Woods will turn 44 in two months, and with his back holding, recent events have nonetheless complicated things. His left knee was aching by the end of 2018, but as he wanted to play the 2019 Farmers Insurance Open at Torrey Pines, he put off surgery. That seemed like a good choice as he won The Masters Tournament in April, his 15th major title and 81st win overall.
Alas, the euphoria gave way to more pain: His knee hurt so much that he couldn’t get down to read putts. He didn’t mention it, but his scores fell off and he faded from contention. He failed to reach the TOUR Championship, and underwent his fifth operation on the knee on Aug. 20.
As a result, Woods was something of a question mark for the ZOZO CHAMPIONSHIP. Would the knee hold up under the strain of tournament golf?
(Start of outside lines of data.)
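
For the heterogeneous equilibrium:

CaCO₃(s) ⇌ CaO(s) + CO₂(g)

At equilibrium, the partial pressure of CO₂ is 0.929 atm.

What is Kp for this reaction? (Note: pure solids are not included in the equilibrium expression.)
K_p = 0.929

Solids (CaCO₃, CaO) have activity 1 and are excluded.
Kp = P(CO₂) = 0.929.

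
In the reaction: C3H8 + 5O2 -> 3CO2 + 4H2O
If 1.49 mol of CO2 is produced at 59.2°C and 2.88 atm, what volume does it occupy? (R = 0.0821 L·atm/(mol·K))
T = 59.2°C + 273.15 = 332.35 K
V = nRT/P = (1.49 × 0.0821 × 332.35) / 2.88
V = 14.12 L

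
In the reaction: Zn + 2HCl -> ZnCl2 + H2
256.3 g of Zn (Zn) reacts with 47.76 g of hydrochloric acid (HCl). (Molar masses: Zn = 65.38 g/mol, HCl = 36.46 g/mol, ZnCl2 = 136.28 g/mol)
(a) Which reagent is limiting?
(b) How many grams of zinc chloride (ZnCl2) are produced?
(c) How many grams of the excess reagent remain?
(a) HCl, (b) 89.26 g, (c) 213.5 g

Moles of Zn = 256.3 g ÷ 65.38 g/mol = 3.92016 mol
Moles of HCl = 47.76 g ÷ 36.46 g/mol = 1.30993 mol
Moles ÷ coefficient: Zn: 3.92016/1 = 3.92, HCl: 1.30993/2 = 0.655
(a) HCl has the smaller value, so HCl is the limiting reagent.
(b) Moles of ZnCl2 = 1.30993 mol HCl × (1/2) = 0.654964 mol; mass = 0.654964 mol × 136.28 g/mol = 89.26 g
(c) Zn consumed = 1.30993 × (1/2) = 0.654964 mol; remaining = 3.92016 − 0.654964 = 3.26519 mol; mass = 3.26519 mol × 65.38 g/mol = 213.5 g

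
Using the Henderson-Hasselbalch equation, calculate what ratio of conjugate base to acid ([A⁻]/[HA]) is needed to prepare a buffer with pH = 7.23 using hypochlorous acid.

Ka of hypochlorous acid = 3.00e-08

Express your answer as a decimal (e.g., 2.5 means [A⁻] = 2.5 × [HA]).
[A⁻]/[HA] = 0.509

pKa = −log(3.00e-08) = 7.5229. pH = pKa + log([A⁻]/[HA]). 7.23 = 7.5229 + log(ratio). log(ratio) = 7.23 − 7.5229 = -0.2929. ratio = 10^(-0.2929) = 0.509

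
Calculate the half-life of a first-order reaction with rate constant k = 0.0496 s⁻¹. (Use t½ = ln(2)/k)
13.97 s

t½ = ln(2)/k = 0.6931/0.0496 = 13.97 s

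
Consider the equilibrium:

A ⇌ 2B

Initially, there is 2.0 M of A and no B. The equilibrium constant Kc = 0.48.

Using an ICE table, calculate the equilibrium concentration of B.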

He went 3 over for his first three holes on Thursday, but bounced back with nine birdies for a 64. A typhoon and 10 inches of rain wiped out the second round before it began, but he bounced back with another 64.
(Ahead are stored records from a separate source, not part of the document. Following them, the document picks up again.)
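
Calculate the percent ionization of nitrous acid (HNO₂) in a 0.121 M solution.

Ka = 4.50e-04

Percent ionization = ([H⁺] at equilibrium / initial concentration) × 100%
Percent ionization = 5.92%

Let x = [H⁺]. Ka = x²/(C - x) ⇒ x² + (4.50e-04)x - (4.50e-04)(0.121) = 0. x = 7.1575e-03. Percent = (7.1575e-03/0.121) × 100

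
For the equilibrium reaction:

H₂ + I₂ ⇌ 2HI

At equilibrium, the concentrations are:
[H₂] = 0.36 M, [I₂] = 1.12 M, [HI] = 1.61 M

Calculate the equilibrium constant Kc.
K_c = 6.4288

Kc = ([HI]^2) / ([H₂] × [I₂])
   = ((1.61)^2) / ((0.36)·(1.12))
   = 2.5921 / 0.4032 = 6.4288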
Scores of 66-67 kept a world-class field at arm’s length in Japan, the seventh different country in which he has won. (The others: America, England, Scotland, Spain, Canada and Ireland.)
“To battle through the injuries he’s dealt with – gosh, he’s young and he’s playing unbelievable,” Woodland said. “The ballstriking exhibition I’ve seen the last two days is a joke.”
Added Woods: “I didn’t really know that I would come back and play at this level.”
That the event spilled over into Monday morning was fitting. The end of the ZOZO was like the last two years in the career of Woods himself: bonus golf that has left Woods and others smiling.
When will he break the record with No. 83? That depends on when he plays next – the Farmers Insurance Open is a good bet – and whether and for how long he stays healthy.
If his career longevity mirrors Snead’s, then watch out.
“As far as playing until 52, I hope that’s the case,” Woods said. “If you would have asked me a few years ago, I would have given you a different answer, but certainly the future looks brighter than it has, and hopefully I can be as consistent as he was well into my 40s and early 50s.”
Three wins in the last 13 months are an awfully good start.